I decided to be the questioner in this case and use his key skill against him, create enough nuisance for him to say, ‘Let thy be out or whatever’ but before I could get my act together, he asserted that I was to kiss the lady protagonist on the cheek and that was when the true horror of what could follow struck me in the pre-frontal.  I imagined the hooting while I was on stage, all engineered by garrulous, raucous, fatru, entirely worthless classmates who lived for a laugh and couldn’t empathise to save their grandmothers.  I imagined raunchy comments and ‘once-more’ calls.  I imagined  subsequent months on G-Top in the company of my best friends, each of whom was, beer in hand, recounting how I had messed up the most rudimentary of tasks while they were all trying to help in the audience. 
Those were the days when it wasn’t uncommon to have wild elephants a couple of kilometres from our campus on Bannerghatta Road and, if you had asked me if I preferred being left amongst them to this dreadful fate, I might have thought deeply and weighed the options.  

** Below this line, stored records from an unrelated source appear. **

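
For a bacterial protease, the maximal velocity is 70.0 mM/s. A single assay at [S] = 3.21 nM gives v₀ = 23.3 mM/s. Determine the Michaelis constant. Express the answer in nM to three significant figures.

v/Vmax = 23.3/70.0 = 0.3329 = [S]/(Km+[S]).
So Km + [S] = [S]/0.3329 = 9.644 nM, giving Km = 9.644 − 3.21 = 6.43 nM.

6.43 nM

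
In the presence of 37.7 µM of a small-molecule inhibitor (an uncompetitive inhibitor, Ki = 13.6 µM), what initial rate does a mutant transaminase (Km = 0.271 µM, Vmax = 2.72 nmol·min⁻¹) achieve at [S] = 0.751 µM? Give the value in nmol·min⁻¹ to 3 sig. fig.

0.658 nmol·min⁻¹

With α = 1 + [I]/Ki = 1 + 37.7/13.6 = 3.772, the uncompetitive rate law is v = (Vmax/α)·[S] / (Km/α + [S]).
v = (2.72/3.772)×0.751 / (0.271/3.772 + 0.751) = 0.5415/0.8228 = 0.658 nmol·min⁻¹.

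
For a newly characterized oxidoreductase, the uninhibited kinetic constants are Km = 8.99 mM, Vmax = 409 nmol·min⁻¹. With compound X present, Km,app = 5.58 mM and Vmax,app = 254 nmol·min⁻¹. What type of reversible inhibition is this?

uncompetitive

Both Km and Vmax decrease by the same factor (~1.61-fold) — characteristic of uncompetitive inhibition.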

So, I went up to Hari and said, ‘I am dropping out of the play’.  He asked me to take on a side role instead – say, one of the Second Guards, where all you had to do was to stand at attention and take away the dead bodies when the third scene ended - and I continued with a ‘No’. 

When the play was finally staged, I was in the audience alongwith my garrulous, raucous, fatru, entirely worthless classmates and happily one among them.  We all gave Hari a standing ovation, though none of us had a clue on what the play was about. 
The ovation had a clear reason: for while the play was being practised and perfected, Hari had missed a number of classes and, in turn, many questions each of which would have had parts, sub-parts, conjunctions, prepositions, contradictions and dilemmas.